For her, that might mean selling the aromatic incense that provides her restaurant's ambiance, folding origami cranes to include with every order or offering her signature spirit-free libations. "The spirit-frees are doing extraordinarily well, and it's because most of my guests are spiking them at home,” says Momose with a laugh. "Which is great, though. I would actually want to tweak them a little bit for certain spirits, but that's a whole other me-being-geeky thing."
As for those origami cranes Momose has been folding, they symbolize her own bit-by-bit quest for hope and change. "There's this folktale in Japan, where you fold 1,000 cranes and your wish is granted," she says. "Maybe I'll end up folding 1,000 cranes before all this is over, and maybe by then something good will happen."
Even with the approval of to-go cocktails, there are going to be more setbacks and challenges in the months and years ahead as the world continues wrestling with changes caused by the pandemic. There likely will be additional legislative fights and long nights spent crunching numbers. But for Momose, that's all the more reason to dig in and fight harder rather than giving up.
"The way I see it right now is that we're at this precipice right where we could give up and all fall in, because that's easy," says Momose. "Or we could get together and work together and build a bridge. Building bridges takes a lot of time. But that's how I see this legislative process. It's bit-by-bit, piece-by-piece. That's what we need right now."
CocktailsforHope.org isn’t ceasing its efforts to support the community, either, with the website now serving as a resource for bars starting their to-go programs.

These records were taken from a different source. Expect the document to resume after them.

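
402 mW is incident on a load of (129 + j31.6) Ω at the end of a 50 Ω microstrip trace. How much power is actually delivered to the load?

P_delivered ≈ 314 mW

|Γ| = |(79 + j31.6)/(179 + j31.6)| = 0.468
|Γ|² = 0.219
P_refl = |Γ|²·P_inc = 88.1 mW, P_del = (1 − |Γ|²)·P_inc = 314 mW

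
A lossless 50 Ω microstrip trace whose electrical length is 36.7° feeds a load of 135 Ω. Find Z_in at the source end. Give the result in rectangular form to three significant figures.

tan(βl) = tan(36.7°) = 0.745
Z_in = Z_0·(Z_L + jZ_0·tanβl)/(Z_0 + jZ_L·tanβl)
     = 50·(135 + j37.3)/(50 + j101)

Z_in ≈ 41.6 − j46.4 Ω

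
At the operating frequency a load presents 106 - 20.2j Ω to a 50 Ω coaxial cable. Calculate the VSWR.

Γ = (Z_L − Z_0)/(Z_L + Z_0) = (56 − j20.2)/(156 − j20.2)
|Γ| = 59.5/157 = 0.378
VSWR = (1 + |Γ|)/(1 − |Γ|) = 1.38/0.622

VSWR ≈ 2.22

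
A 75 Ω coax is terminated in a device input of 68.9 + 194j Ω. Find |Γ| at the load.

|Γ| ≈ 0.804

Γ = (Z_L − Z_0)/(Z_L + Z_0) = (-6.1 + j194)/(143.9 + j194)
|Γ| = 194/242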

At the end of the day, selling cocktails to-go might not be a financial bonanza or business savior for everyone, but there's more than revenue at stake. It's why Momose named the organization the way she did. "Obviously, cocktails aren't going to save anything, but they provide hope," she says. "And hope is one of the most powerful things that you can give to a person. Because hope is then a choice. If they have hope, they can choose to take that and run with it and survive."